Tuesday, March 17, 2015

Poetry Challenge Post #1


Why hello there, dear readers.

No, I haven't died.

Actually, to the contrary! These past few months have been wonderful for both my body and spirit. I am doing well, dare I say, thriving? Anyway, I've had "priorities" to attend to. Work? Writing? Taking care of myself? All of that. So blogging fell a little bit to the wayside. But never fear, I'm alive, well, and in good spirits. Can't you tell from my picture? That's me, last Thursday, celebrating some wonderful news that I can't wait to share with you (soon!), and, also, the beginning of my vacation.

Life's been pretty good. Right now, I'm thoroughly enjoying my spring break, which is my calm before the storm. Today consisted of chatting with my good friend and fellow poet, Linda, about all things writing, meeting for sushi with the awesome gals from Devilfish Review, and an online poetry critique session via Skpe with two new friends. Today has pretty much been perfection. I'm enjoying it while I can.

Once my spring break ends, though, my life is about to get a lot more complicated (in a good way, of course). Naturally, I return back to work, but I've also got a boat load of events lined up, including an AWP panel to moderate in Minneapolis, a banquet to attend in Houston for the Texas Institute of Letters the very next frickin' day, a friend's wedding that I've promised to read poetry at the following weekend, and then, to top it all off, the Valley International Poetry Festival at the end of April. 

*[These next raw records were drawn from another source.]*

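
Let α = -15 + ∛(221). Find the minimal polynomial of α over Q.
m_α(x) = x^3 + 45x^2 + 675x + 3154

Set β = α + 15 = ∛(221), so β^3 = 221. Then (α + 15)^3 - 221 = 0, i.e. α is a root of g(x) = (x + 15)^3 - 221 = x^3 + 45x^2 + 675x + 3154. Since g(x) = h(x + 15) where h(x) = x^3 - 221, and h is irreducible over Q (because 221 is not a perfect cube, so h has no rational root, and a monic cubic with no rational root is irreducible), g is also irreducible (irreducibility is preserved under the substitution x → x + 15). Hence m_α(x) = x^3 + 45x^2 + 675x + 3154.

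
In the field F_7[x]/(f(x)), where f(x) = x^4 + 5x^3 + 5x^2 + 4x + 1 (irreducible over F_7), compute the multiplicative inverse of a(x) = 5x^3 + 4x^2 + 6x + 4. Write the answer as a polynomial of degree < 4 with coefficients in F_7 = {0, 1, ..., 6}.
a(x)^(-1) ≡ 5x^3 + 3x^2 + 1 (mod f(x))

Since f is irreducible over F_7, F_7[x]/(f) is a field and a(x) ≠ 0 has an inverse. Apply the extended Euclidean algorithm to f(x) and a(x) in F_7[x]: f(x) = (3x)·a(x) + (x^2 + 6x + 1);  a(x) = (5x + 2)·(x^2 + 6x + 1) + (3x + 2);  (x^2 + 6x + 1) = (5x + 1)·(3x + 2) + (6). The last nonzero remainder is the constant 6 = gcd(f, a) in F_7. Back-substituting through the division chain expresses 6 = s(x)·a(x) + t(x)·f(x) with s(x) ≡ 2x^3 + 4x^2 + 6 (mod f), so (2x^3 + 4x^2 + 6)·a(x) ≡ 6 (mod f). Multiplying by 6^(-1) ≡ 6 in F_7 gives a(x)^(-1) ≡ 6·(2x^3 + 4x^2 + 6) ≡ 5x^3 + 3x^2 + 1 (mod f). Check: (5x^3 + 4x^2 + 6x + 4)·(5x^3 + 3x^2 + 1) = 4x^6 + x^3 + 2x^2 + 6x + 4 ≡ 1 (mod x^4 + 5x^3 + 5x^2 + 4x + 1).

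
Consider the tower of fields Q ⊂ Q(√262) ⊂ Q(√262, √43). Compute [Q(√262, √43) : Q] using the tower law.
[Q(√262, √43) : Q] = 4

[Q(√262):Q] = 2 (min poly x^2 - 262, irreducible since 262 is squarefree > 1). For the top step, suppose √43 ∈ Q(√262), say √43 = c + d√262 with c, d ∈ Q. Squaring: 43 = c^2 + 262d^2 + 2cd√262. Since √262 ∉ Q this forces 2cd = 0. If d = 0 then √43 = c ∈ Q, contradicting 43 squarefree > 1. If c = 0 then 43 = 262d^2, so 262·43 = (262d)^2 is a perfect square in Q — but 262·43 = 11266 is not a perfect square (since 262 and 43 are distinct squarefree integers). Contradiction. Hence √43 ∉ Q(√262), so x^2 - 43 stays irreducible over Q(√262) and [Q(√262, √43) : Q(√262)] = 2. By the tower law, [Q(√262, √43) : Q] = 2 · 2 = 4.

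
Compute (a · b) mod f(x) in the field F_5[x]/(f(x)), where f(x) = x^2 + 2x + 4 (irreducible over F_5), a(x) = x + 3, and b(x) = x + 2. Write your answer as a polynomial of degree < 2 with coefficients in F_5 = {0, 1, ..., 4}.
a · b ≡ 3x + 2 (mod f(x))

Multiply in F_5[x]: a(x)·b(x) = (x + 3)·(x + 2) = x^2 + 1. This has degree ≥ 2, so divide by f(x) over F_5: x^2 + 1 = (1)·(x^2 + 2x + 4) + (3x + 2). Hence a·b ≡ 3x + 2 (mod f). (F_5[x]/(f) is a field with 5^2 = 25 elements since f is irreducible of degree 2.)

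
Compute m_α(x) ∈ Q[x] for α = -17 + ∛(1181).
m_α(x) = x^3 + 51x^2 + 867x + 3732

Set β = α + 17 = ∛(1181), so β^3 = 1181. Then (α + 17)^3 - 1181 = 0, i.e. α is a root of g(x) = (x + 17)^3 - 1181 = x^3 + 51x^2 + 867x + 3732. Since g(x) = h(x + 17) where h(x) = x^3 - 1181, and h is irreducible over Q (because 1181 is not a perfect cube, so h has no rational root, and a monic cubic with no rational root is irreducible), g is also irreducible (irreducibility is preserved under the substitution x → x + 17). Hence m_α(x) = x^3 + 51x^2 + 867x + 3732.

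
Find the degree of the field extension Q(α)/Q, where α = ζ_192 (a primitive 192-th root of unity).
[Q(α):Q] = 64

The minimal polynomial of ζ_192 over Q is the 192-th cyclotomic polynomial Φ_192(x), which is irreducible over Q and has degree φ(192) = 64. Hence [Q(α):Q] = φ(192) = 64.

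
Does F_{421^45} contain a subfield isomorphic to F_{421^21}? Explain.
No: F_{421^21} is not a subfield of F_{421^45}

F_{p^m} embeds in F_{p^n} iff m | n. Here 21 ∤ 45 (since 45 = 2·21 + 3 with remainder 3 ≠ 0), so F_{421^21} is not a subfield of F_{421^45}. Equivalently: if it were, the tower law would give 21 = [F_{421^21}:F_421] dividing [F_{421^45}:F_421] = 45, contradiction.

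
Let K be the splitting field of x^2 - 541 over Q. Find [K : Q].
[K : Q] = 2

f(x) = x^2 - 541 factors as (x - √541)(x + √541). The splitting field is K = Q(√541). Since 541 is squarefree and > 1, it is not a perfect square, so x^2 - 541 is irreducible over Q and [Q(√541) : Q] = 2. Hence [K : Q] = 2.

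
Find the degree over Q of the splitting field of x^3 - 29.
[K : Q] = 6

The roots of x^3 - 29 are ∛29, ω∛29, ω^2∛29 where ω = e^(2πi/3) is a primitive cube root of unity, so K = Q(∛29, ω). Now [Q(∛29):Q] = 3 (since 29 is not a perfect cube, x^3 - 29 is irreducible) and [Q(ω):Q] = 2. Both 2 and 3 divide [K:Q], and [K:Q] ≤ 3·2 = 6, so [K:Q] = 6. (Equivalently: Q(∛29) ⊂ R but ω ∉ R, so [K : Q(∛29)] = 2.)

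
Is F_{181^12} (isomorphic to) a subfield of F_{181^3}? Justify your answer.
No: F_{181^12} is not a subfield of F_{181^3}

F_{p^m} embeds in F_{p^n} iff m | n. Here 12 ∤ 3 (since 3 = 0·12 + 3 with remainder 3 ≠ 0), so F_{181^12} is not a subfield of F_{181^3}. Equivalently: if it were, the tower law would give 12 = [F_{181^12}:F_181] dividing [F_{181^3}:F_181] = 3, contradiction.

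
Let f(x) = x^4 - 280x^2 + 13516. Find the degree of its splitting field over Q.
[K : Q] = 4

Solving the quadratic in x^2: x^2 = (280 ± √(280^2 - 4·13516))/2 = (280 ± √24336)/2 = (280 ± 156)/2, giving x^2 = 62 or x^2 = 218. So f(x) = (x^2 - 62)(x^2 - 218) and the roots of f are ±√62, ±√218. Hence the splitting field is K = Q(√62, √218). Since 62 and 218 are distinct squarefree integers > 1, their product 13516 is not a perfect square, so √218 ∉ Q(√62). By the tower law [K:Q] = [Q(√62,√218):Q(√62)] · [Q(√62):Q] = 2 · 2 = 4.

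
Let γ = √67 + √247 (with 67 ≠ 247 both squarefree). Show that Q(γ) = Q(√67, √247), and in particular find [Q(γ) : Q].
[Q(γ) : Q] = 4 (equivalently, Q(γ) = Q(√67, √247))

Obviously Q(γ) ⊆ Q(√67, √247), and [Q(√67, √247):Q] = 4 (since 67, 247 are distinct squarefree integers > 1 with 16549 not a perfect square). To show equality we compute the minimal polynomial of γ. From γ = √67 + √247: γ^2 = 67 + 2√(16549) + 247 = 314 + 2√(16549), so γ^2 - 314 = 2√(16549); squaring, (γ^2 - 314)^2 = 4·16549, i.e. γ^4 - 628γ^2 + 98596 - 66196 = 0, i.e. γ^4 - 628γ^2 + 32400 = 0. So γ is a root of x^4 - 628x^2 + 32400. This polynomial is irreducible over Q: it has no rational root (each ±√67 ± √247 is irrational), and any factorization into two quadratics over Q would force √(16549) ∈ Q (pairing opposite roots) or √67, √247 ∈ Q (other pairings), all impossible. Hence [Q(γ):Q] = 4 = [Q(√67, √247):Q], so Q(γ) = Q(√67, √247).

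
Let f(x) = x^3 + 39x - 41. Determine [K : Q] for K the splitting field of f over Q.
[K : Q] = 6

By the rational root test, any rational root of the monic integer polynomial f(x) = x^3 + 39x - 41 must be an integer dividing the constant term -41, i.e. one of ±{1, 41}. Evaluating: f(1) = -1, f(-1) = -81, f(41) = 70479, f(-41) = -70561; none is 0, so f has no rational root and is therefore irreducible over Q (a cubic with no linear factor over a field is irreducible). For an irreducible cubic, the Galois group is A_3 or S_3 according as the discriminant disc(f) = -4a^3 - 27b^2 = -4·(39)^3 - 27·(-41)^2 = -282663 is or is not a square in Q. Here disc(f) = -282663 is not a perfect square in Q, so the Galois group of f over Q is not contained in A_3 and must be all of S_3. The splitting field has degree |S_3| = 6 over Q, so [K : Q] = 6.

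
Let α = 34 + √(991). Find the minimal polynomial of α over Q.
m_α(x) = x^2 - 68x + 165

From α - 34 = √(991), squaring gives (α - 34)^2 = 991, i.e. α^2 - 68α + 1156 = 991, so α^2 - 68α + 165 = 0. The discriminant of x^2 - 68x + 165 is (-68)^2 - 4·(165) = 4624 - 660 = 3964, and 4·(991) is not a perfect square in Q since 991 is squarefree and ≠ 1. Hence x^2 - 68x + 165 is irreducible over Q and is the minimal polynomial of α.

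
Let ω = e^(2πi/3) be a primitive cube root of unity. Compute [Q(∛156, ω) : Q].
[Q(∛156, ω) : Q] = 6

[Q(∛156):Q] = 3 (min poly x^3 - 156, irreducible since 156 is not a perfect cube). [Q(ω):Q] = 2 (min poly x^2 + x + 1). Since Q(∛156) ⊂ R and ω ∉ R, we have ω ∉ Q(∛156), so x^2 + x + 1 remains irreducible over Q(∛156) and [Q(∛156, ω) : Q(∛156)] = 2. By the tower law, [Q(∛156, ω) : Q] = 3 · 2 = 6. (In fact Q(∛156, ω) is the splitting field of x^3 - 156 over Q.)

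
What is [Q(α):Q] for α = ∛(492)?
[Q(α):Q] = 3

The minimal polynomial of α is x^3 - 492, irreducible over Q since 492 is not a perfect cube (so x^3 - 492 has no rational root). Hence [Q(α):Q] = deg(m_α) = 3.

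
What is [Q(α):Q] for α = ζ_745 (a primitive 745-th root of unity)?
[Q(α):Q] = 592

The minimal polynomial of ζ_745 over Q is the 745-th cyclotomic polynomial Φ_745(x), which is irreducible over Q and has degree φ(745) = 592. Hence [Q(α):Q] = φ(745) = 592.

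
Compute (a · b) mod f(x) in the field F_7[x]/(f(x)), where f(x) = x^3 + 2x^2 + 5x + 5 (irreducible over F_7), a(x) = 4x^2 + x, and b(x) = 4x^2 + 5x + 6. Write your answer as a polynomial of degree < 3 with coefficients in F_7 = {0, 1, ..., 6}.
a · b ≡ x + 5 (mod f(x))

Multiply in F_7[x]: a(x)·b(x) = (4x^2 + x)·(4x^2 + 5x + 6) = 2x^4 + 3x^3 + x^2 + 6x. This has degree ≥ 3, so divide by f(x) over F_7: 2x^4 + 3x^3 + x^2 + 6x = (2x + 6)·(x^3 + 2x^2 + 5x + 5) + (x + 5). Hence a·b ≡ x + 5 (mod f). (F_7[x]/(f) is a field with 7^3 = 343 elements since f is irreducible of degree 3.)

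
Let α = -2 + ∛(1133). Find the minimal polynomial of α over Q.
m_α(x) = x^3 + 6x^2 + 12x - 1125

Set β = α + 2 = ∛(1133), so β^3 = 1133. Then (α + 2)^3 - 1133 = 0, i.e. α is a root of g(x) = (x + 2)^3 - 1133 = x^3 + 6x^2 + 12x - 1125. Since g(x) = h(x + 2) where h(x) = x^3 - 1133, and h is irreducible over Q (because 1133 is not a perfect cube, so h has no rational root, and a monic cubic with no rational root is irreducible), g is also irreducible (irreducibility is preserved under the substitution x → x + 2). Hence m_α(x) = x^3 + 6x^2 + 12x - 1125.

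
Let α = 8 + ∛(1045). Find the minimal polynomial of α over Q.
m_α(x) = x^3 - 24x^2 + 192x - 1557

Set β = α - 8 = ∛(1045), so β^3 = 1045. Then (α - 8)^3 - 1045 = 0, i.e. α is a root of g(x) = (x - 8)^3 - 1045 = x^3 - 24x^2 + 192x - 1557. Since g(x) = h(x - 8) where h(x) = x^3 - 1045, and h is irreducible over Q (because 1045 is not a perfect cube, so h has no rational root, and a monic cubic with no rational root is irreducible), g is also irreducible (irreducibility is preserved under the substitution x → x - 8). Hence m_α(x) = x^3 - 24x^2 + 192x - 1557.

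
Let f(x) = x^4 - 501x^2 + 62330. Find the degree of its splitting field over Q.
[K : Q] = 4

Solving the quadratic in x^2: x^2 = (501 ± √(501^2 - 4·62330))/2 = (501 ± √1681)/2 = (501 ± 41)/2, giving x^2 = 271 or x^2 = 230. So f(x) = (x^2 - 271)(x^2 - 230) and the roots of f are ±√271, ±√230. Hence the splitting field is K = Q(√271, √230). Since 271 and 230 are distinct squarefree integers > 1, their product 62330 is not a perfect square, so √230 ∉ Q(√271). By the tower law [K:Q] = [Q(√271,√230):Q(√271)] · [Q(√271):Q] = 2 · 2 = 4.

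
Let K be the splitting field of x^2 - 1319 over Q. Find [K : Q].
[K : Q] = 2

f(x) = x^2 - 1319 factors as (x - √1319)(x + √1319). The splitting field is K = Q(√1319). Since 1319 is squarefree and > 1, it is not a perfect square, so x^2 - 1319 is irreducible over Q and [Q(√1319) : Q] = 2. Hence [K : Q] = 2.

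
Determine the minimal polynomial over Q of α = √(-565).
m_α(x) = x^2 + 565

α satisfies α^2 + 565 = 0, so x^2 + 565 annihilates α. Since d = -565 is squarefree and ≠ 1, it is not a perfect square in Q, so x^2 + 565 has no rational root and is therefore irreducible over Q (a degree-2 polynomial over a field is irreducible iff it has no root). Hence m_α(x) = x^2 + 565.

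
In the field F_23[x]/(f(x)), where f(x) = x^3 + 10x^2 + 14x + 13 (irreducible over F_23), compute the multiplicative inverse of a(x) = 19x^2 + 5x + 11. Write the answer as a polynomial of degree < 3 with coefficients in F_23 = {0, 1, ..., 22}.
a(x)^(-1) ≡ 17x^2 + 3x + 16 (mod f(x))

Since f is irreducible over F_23, F_23[x]/(f) is a field and a(x) ≠ 0 has an inverse. Apply the extended Euclidean algorithm to f(x) and a(x) in F_23[x]: f(x) = (17x + 13)·a(x) + (15x + 8);  a(x) = (12x + 20)·(15x + 8) + (12). The last nonzero remainder is the constant 12 = gcd(f, a) in F_23. Back-substituting through the division chain expresses 12 = s(x)·a(x) + t(x)·f(x) with s(x) ≡ 20x^2 + 13x + 8 (mod f), so (20x^2 + 13x + 8)·a(x) ≡ 12 (mod f). Multiplying by 12^(-1) ≡ 2 in F_23 gives a(x)^(-1) ≡ 2·(20x^2 + 13x + 8) ≡ 17x^2 + 3x + 16 (mod f). Check: (19x^2 + 5x + 11)·(17x^2 + 3x + 16) = x^4 + 4x^3 + 21x + 15 ≡ 1 (mod x^3 + 10x^2 + 14x + 13).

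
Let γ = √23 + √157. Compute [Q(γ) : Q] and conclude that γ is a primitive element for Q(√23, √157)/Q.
[Q(γ) : Q] = 4 (equivalently, Q(γ) = Q(√23, √157))

Obviously Q(γ) ⊆ Q(√23, √157), and [Q(√23, √157):Q] = 4 (since 23, 157 are distinct squarefree integers > 1 with 3611 not a perfect square). To show equality we compute the minimal polynomial of γ. From γ = √23 + √157: γ^2 = 23 + 2√(3611) + 157 = 180 + 2√(3611), so γ^2 - 180 = 2√(3611); squaring, (γ^2 - 180)^2 = 4·3611, i.e. γ^4 - 360γ^2 + 32400 - 14444 = 0, i.e. γ^4 - 360γ^2 + 17956 = 0. So γ is a root of x^4 - 360x^2 + 17956. This polynomial is irreducible over Q: it has no rational root (each ±√23 ± √157 is irrational), and any factorization into two quadratics over Q would force √(3611) ∈ Q (pairing opposite roots) or √23, √157 ∈ Q (other pairings), all impossible. Hence [Q(γ):Q] = 4 = [Q(√23, √157):Q], so Q(γ) = Q(√23, √157).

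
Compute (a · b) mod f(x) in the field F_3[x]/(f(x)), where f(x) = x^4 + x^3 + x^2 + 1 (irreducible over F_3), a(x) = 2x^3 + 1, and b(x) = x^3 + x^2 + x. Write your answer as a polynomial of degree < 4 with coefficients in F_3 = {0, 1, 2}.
a · b ≡ x^3 + 2x^2 + x (mod f(x))

Multiply in F_3[x]: a(x)·b(x) = (2x^3 + 1)·(x^3 + x^2 + x) = 2x^6 + 2x^5 + 2x^4 + x^3 + x^2 + x. This has degree ≥ 4, so divide by f(x) over F_3: 2x^6 + 2x^5 + 2x^4 + x^3 + x^2 + x = (2x^2)·(x^4 + x^3 + x^2 + 1) + (x^3 + 2x^2 + x). Hence a·b ≡ x^3 + 2x^2 + x (mod f). (F_3[x]/(f) is a field with 3^4 = 81 elements since f is irreducible of degree 4.)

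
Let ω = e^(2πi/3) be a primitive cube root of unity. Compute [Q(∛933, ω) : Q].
[Q(∛933, ω) : Q] = 6

[Q(∛933):Q] = 3 (min poly x^3 - 933, irreducible since 933 is not a perfect cube). [Q(ω):Q] = 2 (min poly x^2 + x + 1). Since Q(∛933) ⊂ R and ω ∉ R, we have ω ∉ Q(∛933), so x^2 + x + 1 remains irreducible over Q(∛933) and [Q(∛933, ω) : Q(∛933)] = 2. By the tower law, [Q(∛933, ω) : Q] = 3 · 2 = 6. (In fact Q(∛933, ω) is the splitting field of x^3 - 933 over Q.)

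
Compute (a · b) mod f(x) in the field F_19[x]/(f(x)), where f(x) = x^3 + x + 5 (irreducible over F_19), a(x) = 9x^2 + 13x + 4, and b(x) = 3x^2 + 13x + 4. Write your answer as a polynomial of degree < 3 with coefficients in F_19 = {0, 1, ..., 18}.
a · b ≡ 3x + 15 (mod f(x))

Multiply in F_19[x]: a(x)·b(x) = (9x^2 + 13x + 4)·(3x^2 + 13x + 4) = 8x^4 + 4x^3 + 8x^2 + 9x + 16. This has degree ≥ 3, so divide by f(x) over F_19: 8x^4 + 4x^3 + 8x^2 + 9x + 16 = (8x + 4)·(x^3 + x + 5) + (3x + 15). Hence a·b ≡ 3x + 15 (mod f). (F_19[x]/(f) is a field with 19^3 = 6859 elements since f is irreducible of degree 3.)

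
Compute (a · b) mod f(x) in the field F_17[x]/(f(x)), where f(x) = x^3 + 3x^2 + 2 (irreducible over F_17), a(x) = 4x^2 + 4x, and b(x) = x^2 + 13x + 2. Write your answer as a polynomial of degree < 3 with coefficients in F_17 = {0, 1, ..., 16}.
a · b ≡ 13x^2 + 14 (mod f(x))

Multiply in F_17[x]: a(x)·b(x) = (4x^2 + 4x)·(x^2 + 13x + 2) = 4x^4 + 5x^3 + 9x^2 + 8x. This has degree ≥ 3, so divide by f(x) over F_17: 4x^4 + 5x^3 + 9x^2 + 8x = (4x + 10)·(x^3 + 3x^2 + 2) + (13x^2 + 14). Hence a·b ≡ 13x^2 + 14 (mod f). (F_17[x]/(f) is a field with 17^3 = 4913 elements since f is irreducible of degree 3.)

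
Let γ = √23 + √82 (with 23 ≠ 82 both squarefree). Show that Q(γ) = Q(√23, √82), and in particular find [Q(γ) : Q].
[Q(γ) : Q] = 4 (equivalently, Q(γ) = Q(√23, √82))

Obviously Q(γ) ⊆ Q(√23, √82), and [Q(√23, √82):Q] = 4 (since 23, 82 are distinct squarefree integers > 1 with 1886 not a perfect square). To show equality we compute the minimal polynomial of γ. From γ = √23 + √82: γ^2 = 23 + 2√(1886) + 82 = 105 + 2√(1886), so γ^2 - 105 = 2√(1886); squaring, (γ^2 - 105)^2 = 4·1886, i.e. γ^4 - 210γ^2 + 11025 - 7544 = 0, i.e. γ^4 - 210γ^2 + 3481 = 0. So γ is a root of x^4 - 210x^2 + 3481. This polynomial is irreducible over Q: it has no rational root (each ±√23 ± √82 is irrational), and any factorization into two quadratics over Q would force √(1886) ∈ Q (pairing opposite roots) or √23, √82 ∈ Q (other pairings), all impossible. Hence [Q(γ):Q] = 4 = [Q(√23, √82):Q], so Q(γ) = Q(√23, √82).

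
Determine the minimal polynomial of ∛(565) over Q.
m_α(x) = x^3 - 565

α satisfies α^3 = 565, so x^3 - 565 annihilates α. By the rational root test, a rational root p/q (in lowest terms) of x^3 - 565 would satisfy p^3 = 565 q^3, forcing q = 1 and p^3 = 565; but 565 is not a perfect cube, contradiction. A monic cubic over Q with no rational root is irreducible (any nontrivial factorization would include a linear factor). Hence x^3 - 565 is the minimal polynomial of α, and in particular [Q(α):Q] = 3.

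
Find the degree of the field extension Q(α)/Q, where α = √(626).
[Q(α):Q] = 2

[Q(α):Q] equals the degree of the minimal polynomial of α. Here α^2 = 626 and x^2 - 626 is irreducible (d = 626 is squarefree, ≠ 1, hence not a square), so deg(m_α) = 2. Thus [Q(α):Q] = 2.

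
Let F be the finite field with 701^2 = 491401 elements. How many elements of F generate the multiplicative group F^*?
There are φ(491400) = 103680 primitive elements

F_q^* is cyclic of order q - 1 = 491400. A cyclic group of order m has exactly φ(m) generators. Here m = 491400 = 2^3 · 3^3 · 5^2 · 7 · 13, so the number of primitive elements is φ(491400) = 103680.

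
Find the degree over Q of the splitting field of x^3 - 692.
[K : Q] = 6

The roots of x^3 - 692 are ∛692, ω∛692, ω^2∛692 where ω = e^(2πi/3) is a primitive cube root of unity, so K = Q(∛692, ω). Now [Q(∛692):Q] = 3 (since 692 is not a perfect cube, x^3 - 692 is irreducible) and [Q(ω):Q] = 2. Both 2 and 3 divide [K:Q], and [K:Q] ≤ 3·2 = 6, so [K:Q] = 6. (Equivalently: Q(∛692) ⊂ R but ω ∉ R, so [K : Q(∛692)] = 2.)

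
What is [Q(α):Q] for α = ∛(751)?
[Q(α):Q] = 3

The minimal polynomial of α is x^3 - 751, irreducible over Q since 751 is not a perfect cube (so x^3 - 751 has no rational root). Hence [Q(α):Q] = deg(m_α) = 3.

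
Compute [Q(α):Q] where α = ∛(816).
[Q(α):Q] = 3

The minimal polynomial of α is x^3 - 816, irreducible over Q since 816 is not a perfect cube (so x^3 - 816 has no rational root). Hence [Q(α):Q] = deg(m_α) = 3.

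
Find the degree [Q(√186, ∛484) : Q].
[Q(√186, ∛484) : Q] = 6

Let L = Q(√186, ∛484). Since Q(√186) ⊂ L and [Q(√186):Q] = 2, the tower law gives 2 | [L:Q]. Likewise Q(∛484) ⊂ L with [Q(∛484):Q] = 3 (because 484 is not a perfect cube), so 3 | [L:Q]. As gcd(2,3) = 1, [L:Q] is divisible by 6. Conversely L is generated over Q by √186 and ∛484, so [L:Q] ≤ 2·3 = 6. Therefore [Q(√186, ∛484) : Q] = 6.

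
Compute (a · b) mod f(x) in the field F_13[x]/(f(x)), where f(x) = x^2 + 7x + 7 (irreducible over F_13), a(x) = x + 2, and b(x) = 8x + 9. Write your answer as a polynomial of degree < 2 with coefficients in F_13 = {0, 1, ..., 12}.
a · b ≡ 8x + 1 (mod f(x))

Multiply in F_13[x]: a(x)·b(x) = (x + 2)·(8x + 9) = 8x^2 + 12x + 5. This has degree ≥ 2, so divide by f(x) over F_13: 8x^2 + 12x + 5 = (8)·(x^2 + 7x + 7) + (8x + 1). Hence a·b ≡ 8x + 1 (mod f). (F_13[x]/(f) is a field with 13^2 = 169 elements since f is irreducible of degree 2.)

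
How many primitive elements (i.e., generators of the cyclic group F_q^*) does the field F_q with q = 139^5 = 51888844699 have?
There are φ(51888844698) = 16140748800 primitive elements

F_q^* is cyclic of order q - 1 = 51888844698. A cyclic group of order m has exactly φ(m) generators. Here m = 51888844698 = 2 · 3 · 23 · 41 · 9170881, so the number of primitive elements is φ(51888844698) = 16140748800.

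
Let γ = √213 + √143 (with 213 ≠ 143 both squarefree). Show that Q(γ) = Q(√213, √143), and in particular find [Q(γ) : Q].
[Q(γ) : Q] = 4 (equivalently, Q(γ) = Q(√213, √143))

Obviously Q(γ) ⊆ Q(√213, √143), and [Q(√213, √143):Q] = 4 (since 213, 143 are distinct squarefree integers > 1 with 30459 not a perfect square). To show equality we compute the minimal polynomial of γ. From γ = √213 + √143: γ^2 = 213 + 2√(30459) + 143 = 356 + 2√(30459), so γ^2 - 356 = 2√(30459); squaring, (γ^2 - 356)^2 = 4·30459, i.e. γ^4 - 712γ^2 + 126736 - 121836 = 0, i.e. γ^4 - 712γ^2 + 4900 = 0. So γ is a root of x^4 - 712x^2 + 4900. This polynomial is irreducible over Q: it has no rational root (each ±√213 ± √143 is irrational), and any factorization into two quadratics over Q would force √(30459) ∈ Q (pairing opposite roots) or √213, √143 ∈ Q (other pairings), all impossible. Hence [Q(γ):Q] = 4 = [Q(√213, √143):Q], so Q(γ) = Q(√213, √143).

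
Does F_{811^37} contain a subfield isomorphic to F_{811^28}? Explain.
No: F_{811^28} is not a subfield of F_{811^37}

F_{p^m} embeds in F_{p^n} iff m | n. Here 28 ∤ 37 (since 37 = 1·28 + 9 with remainder 9 ≠ 0), so F_{811^28} is not a subfield of F_{811^37}. Equivalently: if it were, the tower law would give 28 = [F_{811^28}:F_811] dividing [F_{811^37}:F_811] = 37, contradiction.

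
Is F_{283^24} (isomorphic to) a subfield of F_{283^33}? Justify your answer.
No: F_{283^24} is not a subfield of F_{283^33}

F_{p^m} embeds in F_{p^n} iff m | n. Here 24 ∤ 33 (since 33 = 1·24 + 9 with remainder 9 ≠ 0), so F_{283^24} is not a subfield of F_{283^33}. Equivalently: if it were, the tower law would give 24 = [F_{283^24}:F_283] dividing [F_{283^33}:F_283] = 33, contradiction.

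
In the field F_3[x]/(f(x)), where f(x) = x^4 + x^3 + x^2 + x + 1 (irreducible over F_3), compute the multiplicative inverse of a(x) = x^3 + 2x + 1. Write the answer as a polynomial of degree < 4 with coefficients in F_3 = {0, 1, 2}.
a(x)^(-1) ≡ 2x^2 + x (mod f(x))

Since f is irreducible over F_3, F_3[x]/(f) is a field and a(x) ≠ 0 has an inverse. Apply the extended Euclidean algorithm to f(x) and a(x) in F_3[x]: f(x) = (x + 1)·a(x) + (2x^2 + x);  a(x) = (2x + 2)·(2x^2 + x) + (1). The last nonzero remainder is the constant 1 = gcd(f, a) in F_3. Back-substituting through the division chain expresses 1 = s(x)·a(x) + t(x)·f(x) with s(x) ≡ 2x^2 + x (mod f), so a(x)^(-1) ≡ s(x) = 2x^2 + x (mod f). Check: (x^3 + 2x + 1)·(2x^2 + x) = 2x^5 + x^4 + x^3 + x^2 + x ≡ 1 (mod x^4 + x^3 + x^2 + x + 1).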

I am going to be a busy bee right until the semester finishes. So right now, I'm just enjoying the calm, the peace, the time to focus on the things that matter most to me.

Which brings me the Poetry Challenge. Rodney Gomez tagged me on Facebook to participate, to post a poem a day for five days. I get to tag other poets to do the same, and one of my tagees, Linda, suggested we take this to our respective blogs. Isn't she smart?

So, here's my first poem. I'll be back everyday for the next five days to share more.


In the Beginning

She made an ocean, ocher, filled with yolks
and gloss, a splash of milk as white as bone,
a sunray stream of butter, clumps of sugar
dissipating into amber swirls.
Then, she sifted what was dry: the dust
of flour, rising up like bits of ash
when poured, a scattering of salt, a drift
of baking powder, altogether formed
a snowy mound she leveled with her spoon.

She poured the flood of batter in the flour,
sprinkled midnight chocolate chips like stars
scattered in a golden, cloudless vault,
spooned her fist-sized worlds onto a pan
and formed then with her hands. When she was done,
she slid them in the oven, licked her sticky
fingers clean and knew that it was good.